Special studies lacrimal ducts include tubular and nasal samples, washing, sensing, medical imaging lacrimal ducts.
The most common causes watery eyes are eversion lower tear points, narrowing them wrong position, the narrowing of the lachrymal channel. Treatment is primarily surgical. When dacryocystitis treatment depends on the nature of the process (trahaetsy, fungal, purulent).
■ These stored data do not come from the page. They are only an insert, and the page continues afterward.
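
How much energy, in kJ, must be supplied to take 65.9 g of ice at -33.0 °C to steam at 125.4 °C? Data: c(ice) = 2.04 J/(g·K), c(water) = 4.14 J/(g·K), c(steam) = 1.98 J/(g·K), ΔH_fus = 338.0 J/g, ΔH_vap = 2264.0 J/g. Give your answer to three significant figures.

q = 207 kJ

q1 (heat ice -33.0→0.0 °C): 65.9 × 2.04 × 33.0 = 4436 J
q2 (melt at 0 °C): 65.9 × 338.0 = 22274 J
q3 (heat water 0.0→100.0 °C): 65.9 × 4.14 × 100.0 = 27283 J
q4 (vaporize at 100 °C): 65.9 × 2264.0 = 149198 J
q5 (heat steam 100.0→125.4 °C): 65.9 × 1.98 × 25.4 = 3314 J
Total: 4436 + 22274 + 27283 + 149198 + 3314 = 206505 J = 207 kJ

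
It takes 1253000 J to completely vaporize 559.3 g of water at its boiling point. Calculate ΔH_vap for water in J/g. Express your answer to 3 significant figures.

ΔH_vap = 2240 J/g

ΔH_vap = q / m = 1253000 / 559.3 = 2240 J/g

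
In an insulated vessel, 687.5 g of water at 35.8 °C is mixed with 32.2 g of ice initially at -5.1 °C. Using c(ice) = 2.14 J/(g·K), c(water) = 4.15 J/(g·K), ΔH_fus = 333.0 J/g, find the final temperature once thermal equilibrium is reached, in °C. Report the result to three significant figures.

T_f = 30.5 °C

Heat to bring ice to 0 °C and melt it: q₁ = 32.2×2.14×5.1 + 32.2×333.0 = 11074 J
Heat the water can supply cooling to 0 °C: 687.5×4.15×35.8 = 102142 J > q₁, so all ice melts.
Energy balance: 687.5×4.15×(35.8 − T) = 11074 + 32.2×4.15×(T − 0)
2853.125(35.8 − T) = 11074 + 133.63 T
102142 − 11074 = 2986.755 T
T = 91068 / 2986.755 = 30.49 °C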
hydrops of the lacrimal SAC
Fig. 2. Hydrops of the lacrimal SAC

Inflammation of the lacrimal SAC can be chronic or acute. Chronic dacryocystitis usually develops when narrowing of the nasolacrimal duct. The disease is watering and purulent tear points. Due to the constant infection of the mucous membrane of the eyelids occurs her hyperemia, hard blepharitis (see) and conjunctivitis (see). There is a danger of occurrence of ulcers of the cornea if it is damaged. During long-term inflammatory process lacrimal SAC stretched and will wybuchem under the skin. Next is sometimes closed the entrance of the lachrymal channel, and formed a closed cavity with the mucous content - hydrops of the lacrimal SAC (Fig. 2). Treatment - surgical (see Dacryocystorhinostomy).
Acute phlegmonously dacryocystitis usually develops from chronic due to infection from the lacrimal SAC into the surrounding tissue. Treatment in the acute period total (antibiotics, sulfonamides)sometimes make the incision of ulcer. Dacryocystitis newborn develops in cases, when by the moment of birth of a child lower part of the nasolacrimal channel is closed epithelial tube. Treatment - downward massage or careful washing of the lacrimal ducts.
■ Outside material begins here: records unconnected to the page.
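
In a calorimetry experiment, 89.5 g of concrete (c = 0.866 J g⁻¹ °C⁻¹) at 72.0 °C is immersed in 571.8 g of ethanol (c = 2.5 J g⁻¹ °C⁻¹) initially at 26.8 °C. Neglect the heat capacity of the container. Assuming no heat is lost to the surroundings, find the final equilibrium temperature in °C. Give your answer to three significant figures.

Heat lost by concrete = heat gained by ethanol.
(89.5)(0.866)(72.0 − T) = (571.8)(2.5)(T − 26.8)
77.507 (72.0 − T) = 1429.5 (T − 26.8)
5580.5 − 77.507 T = 1429.5 T − 38311
43891.5 = 1507.007 T
T = 29.12 °C

T_f = 29.1 °C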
inflammation of the lacrimal gland
Fig. 3. Inflammation of the lacrimal gland.

Inflammation of the tear glands (dacryoadenitis, Fig. 3) can be acute or chronic. Acute dacryoadenitis often occurs as a result of endogenous infection (sore throat, influenza, rheumatism). Chronic dacryoadenitis develops from acute or occur on their own. In the latter case is more often tuberculous origin. Treatment of acute dacryoadenitis is the local application of heat, UHF-therapy. Inside antibiotics or sulfonamides. In the formation of an abscess it open.
Reflex hyperfunction of the lacrimal gland can cause watery eyes.
Hypofunction of the lacrimal gland characterized by a sharp decrease in the allocation of tears. At the same time, patients receive complaints of dryness, itching, burning, foreign body sensation for centuries, photophobia. Affected cornea. Treatment of symptomatic.